Chercheur au Transnational Institute et membre de Stop Pollution, Saber Ammar s’alarme que son pays soit prêt, selon ses estimations, « à sacrifier près de 500 000 hectares de terres » pour produire les quantités annoncées d’hydrogène alors que l’eau manque et que les denrées alimentaires sont massivement importées. « Nous allons nous retrouver dans un modèle extractiviste pour répondre à la stratégie allemande et européenne de décarbonation de l’économie », s’offusque M. Ammar, qui considère que « la création d’emplois et de richesses risque d’être bien plus faible que prévu ».

« Il est vrai qu’il existe certaines inconnues.
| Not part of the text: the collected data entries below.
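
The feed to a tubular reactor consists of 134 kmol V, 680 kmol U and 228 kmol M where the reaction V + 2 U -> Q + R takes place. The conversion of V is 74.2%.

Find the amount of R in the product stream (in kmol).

V reacted = 0.742 × 134 = 99.43 kmol; ν_V = −1, so ξ = 99.43/1 = 99.43 kmol.
Outlet amounts (n = n₀ + ν ξ):
  V: 134 − 1(99.43) = 34.57
  U: 680 − 2(99.43) = 481.1
  Q: 0 + 1(99.43) = 99.43
  R: 0 + 1(99.43) = 99.43
  M: 228 (inert)

99.4 kmol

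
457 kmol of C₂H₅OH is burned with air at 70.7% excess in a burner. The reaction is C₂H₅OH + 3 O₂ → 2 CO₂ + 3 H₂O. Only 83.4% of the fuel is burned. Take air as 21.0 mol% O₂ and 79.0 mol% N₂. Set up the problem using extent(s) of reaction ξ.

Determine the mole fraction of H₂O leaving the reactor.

Stoichiometric O₂ = 3 × 457 = 1371 kmol; O₂ fed = 1371 × 1.707 = 2340 kmol.
N₂ fed = 2340 × 79/21 = 8804 kmol.
Fuel reacted = 0.834 × 457 → ξ = 381.1 kmol.
Outlet (n = n₀ + ν ξ):
  C₂H₅OH: 457 − 1(381.1) = 75.86
  O₂: 2340 − 3(381.1) = 1197
  N₂: 8804 (inert)
  CO₂: 0 + 2(381.1) = 762.3
  H₂O: 0 + 3(381.1) = 1143
Total out = 11980 kmol; y_H₂O = 1143 / 11980 = 0.09542.

0.0954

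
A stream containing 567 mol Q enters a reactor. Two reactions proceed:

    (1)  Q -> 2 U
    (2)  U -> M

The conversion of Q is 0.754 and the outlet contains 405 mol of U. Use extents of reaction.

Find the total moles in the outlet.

995 mol

Conversion of Q: Q consumed = 1ξ₁ = 0.754 × 567 → ξ₁ = 427.5 mol.
U balance: n_U = 0 + 2ξ₁ − 1ξ₂ = 405 → ξ₂ = (2·427.5 − 405)/1 = 450 mol.
Outlet amounts (n = n₀ + Σ ν·ξ):
  Q: 567 − 1(427.5) = 139.5
  U: 0 + 2(427.5) − 1(450) = 405
  M: 0 + 1(450) = 450
Total out = 139.5 + 405 + 450 = 994.5 mol.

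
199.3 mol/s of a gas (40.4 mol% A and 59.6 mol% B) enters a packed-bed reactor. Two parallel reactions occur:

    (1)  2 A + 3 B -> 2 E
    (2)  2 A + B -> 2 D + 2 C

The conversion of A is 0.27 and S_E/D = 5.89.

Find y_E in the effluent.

0.107

Conversion of A: A consumed = 0.27 × 80.52 = 21.74 mol/s = 2ξ₁ + 2ξ₂.
Selectivity: 2ξ₁ / (2ξ₂) = 5.89 → ξ₁ = 5.89 ξ₂.
Substitute: (2·5.89 + 2) ξ₂ = 21.74 → ξ₂ = 1.578 mol/s, ξ₁ = 9.292 mol/s.
Outlet amounts (n = n₀ + Σ ν·ξ):
  A: 80.52 − 2(9.292) − 2(1.578) = 58.78
  B: 118.8 − 3(9.292) − 1(1.578) = 89.33
  E: 0 + 2(9.292) = 18.58
  D: 0 + 2(1.578) = 3.155
  C: 0 + 2(1.578) = 3.155
Total out = 173 mol/s; y_E = 18.58 / 173 = 0.1074.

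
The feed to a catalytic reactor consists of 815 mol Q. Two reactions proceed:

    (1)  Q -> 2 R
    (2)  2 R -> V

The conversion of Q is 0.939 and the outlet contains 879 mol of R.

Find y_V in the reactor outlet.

0.26

Conversion of Q: Q consumed = 1ξ₁ = 0.939 × 815 → ξ₁ = 765.3 mol.
R balance: n_R = 0 + 2ξ₁ − 2ξ₂ = 879 → ξ₂ = (2·765.3 − 879)/2 = 325.8 mol.
Outlet amounts (n = n₀ + Σ ν·ξ):
  Q: 815 − 1(765.3) = 49.72
  R: 0 + 2(765.3) − 2(325.8) = 879
  V: 0 + 1(325.8) = 325.8
Total out = 1254 mol; y_V = 325.8 / 1254 = 0.2597.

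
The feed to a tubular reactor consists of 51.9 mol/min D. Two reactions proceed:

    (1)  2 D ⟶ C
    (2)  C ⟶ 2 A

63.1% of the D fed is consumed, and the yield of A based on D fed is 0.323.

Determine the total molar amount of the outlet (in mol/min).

Conversion of D: D consumed = 2ξ₁ = 0.631 × 51.9 → ξ₁ = 16.37 mol/min.
Yield of A: 2ξ₂ / 51.9 = 0.323 → ξ₂ = 8.382 mol/min.
Outlet amounts (n = n₀ + Σ ν·ξ):
  D: 51.9 − 2(16.37) = 19.15
  C: 0 + 1(16.37) − 1(8.382) = 7.993
  A: 0 + 2(8.382) = 16.76
Total out = 19.15 + 7.993 + 16.76 = 43.91 mol/min.

43.9 mol/min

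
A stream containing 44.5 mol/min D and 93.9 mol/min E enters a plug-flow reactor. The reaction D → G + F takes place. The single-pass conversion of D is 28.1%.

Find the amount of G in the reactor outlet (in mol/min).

12.5 mol/min

D reacted = 0.281 × 44.5 = 12.5 mol/min; ν_D = −1, so ξ = 12.5/1 = 12.5 mol/min.
Outlet amounts (n = n₀ + ν ξ):
  D: 44.5 − 1(12.5) = 32
  G: 0 + 1(12.5) = 12.5
  F: 0 + 1(12.5) = 12.5
  E: 93.9 (inert)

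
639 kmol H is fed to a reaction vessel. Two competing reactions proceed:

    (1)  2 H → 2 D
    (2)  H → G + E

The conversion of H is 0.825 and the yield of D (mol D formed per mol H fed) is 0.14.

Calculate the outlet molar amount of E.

Yield of D: 2ξ₁ / 639 = 0.14 → ξ₁ = 44.73 kmol.
Conversion of H: 2ξ₁ + 1ξ₂ = 0.825 × 639 = 527.2 → ξ₂ = 437.7 kmol.
Outlet amounts (n = n₀ + Σ ν·ξ):
  H: 639 − 2(44.73) − 1(437.7) = 111.8
  D: 0 + 2(44.73) = 89.46
  G: 0 + 1(437.7) = 437.7
  E: 0 + 1(437.7) = 437.7

438 kmol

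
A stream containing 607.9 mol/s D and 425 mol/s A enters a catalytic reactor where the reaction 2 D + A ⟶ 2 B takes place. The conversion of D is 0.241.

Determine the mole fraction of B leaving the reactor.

D reacted = 0.241 × 607.9 = 146.5 mol/s; ν_D = −2, so ξ = 146.5/2 = 73.25 mol/s.
Outlet amounts (n = n₀ + ν ξ):
  D: 607.9 − 2(73.25) = 461.4
  A: 425 − 1(73.25) = 351.7
  B: 0 + 2(73.25) = 146.5
Total out = 959.6 mol/s; y_B = 146.5 / 959.6 = 0.1527.

0.153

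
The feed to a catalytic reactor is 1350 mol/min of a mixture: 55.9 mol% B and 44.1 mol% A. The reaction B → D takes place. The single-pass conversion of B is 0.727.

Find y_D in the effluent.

0.406

B reacted = 0.727 × 754.6 = 548.6 mol/min; ν_B = −1, so ξ = 548.6/1 = 548.6 mol/min.
Outlet amounts (n = n₀ + ν ξ):
  B: 754.6 − 1(548.6) = 206
  D: 0 + 1(548.6) = 548.6
  A: 595.4 (inert)
Total out = 1350 mol/min; y_D = 548.6 / 1350 = 0.4064.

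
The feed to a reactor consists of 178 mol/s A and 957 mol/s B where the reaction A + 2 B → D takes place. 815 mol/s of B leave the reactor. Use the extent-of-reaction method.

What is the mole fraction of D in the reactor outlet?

0.0715

For B: n = n₀ − 2ξ → 815 = 957 − 2ξ, giving ξ = 71 mol/s.
Outlet amounts (n = n₀ + ν ξ):
  A: 178 − 1(71) = 107
  B: 957 − 2(71) = 815
  D: 0 + 1(71) = 71
Total out = 993 mol/s; y_D = 71 / 993 = 0.0715.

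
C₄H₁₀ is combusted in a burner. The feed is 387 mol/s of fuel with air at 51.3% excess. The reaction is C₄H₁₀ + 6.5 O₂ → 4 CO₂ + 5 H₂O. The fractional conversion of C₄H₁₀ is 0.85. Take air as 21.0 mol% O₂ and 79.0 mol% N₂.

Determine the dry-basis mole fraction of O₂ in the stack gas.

Stoichiometric O₂ = 6.5 × 387 = 2516 mol/s; O₂ fed = 2516 × 1.513 = 3806 mol/s.
N₂ fed = 3806 × 79/21 = 14320 mol/s.
Fuel reacted = 0.85 × 387 → ξ = 328.9 mol/s.
Outlet (n = n₀ + ν ξ):
  C₄H₁₀: 387 − 1(328.9) = 58.05
  O₂: 3806 − 6.5(328.9) = 1668
  N₂: 14320 (inert)
  CO₂: 0 + 4(328.9) = 1316
  H₂O: 0 + 5(328.9) = 1645
Dry total = 17360 mol/s; y_O₂ (dry) = 1668 / 17360 = 0.09607.

0.0961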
On parle d’emplois mais on ne sait pas exactement combien seront créés. Pour pouvoir en discuter, il faut avoir des données », reconnaît une source diplomatique au fait du dossier, tout en soulignant qu’il n’existe pas non plus d’estimations précises sur la valeur de l’hydrogène à l’horizon 2050.

Le gouvernement a fait savoir que l’investissement dans la filière dépendra des investissements privés. Signe d’un engouement des acteurs, depuis la publication de la stratégie gouvernementale, une dizaine de protocoles d’accord a été signée avec des entreprises étrangères dont TotalEnergies pour un projet visant à produire jusqu’à un million de tonnes d’hydrogène par an.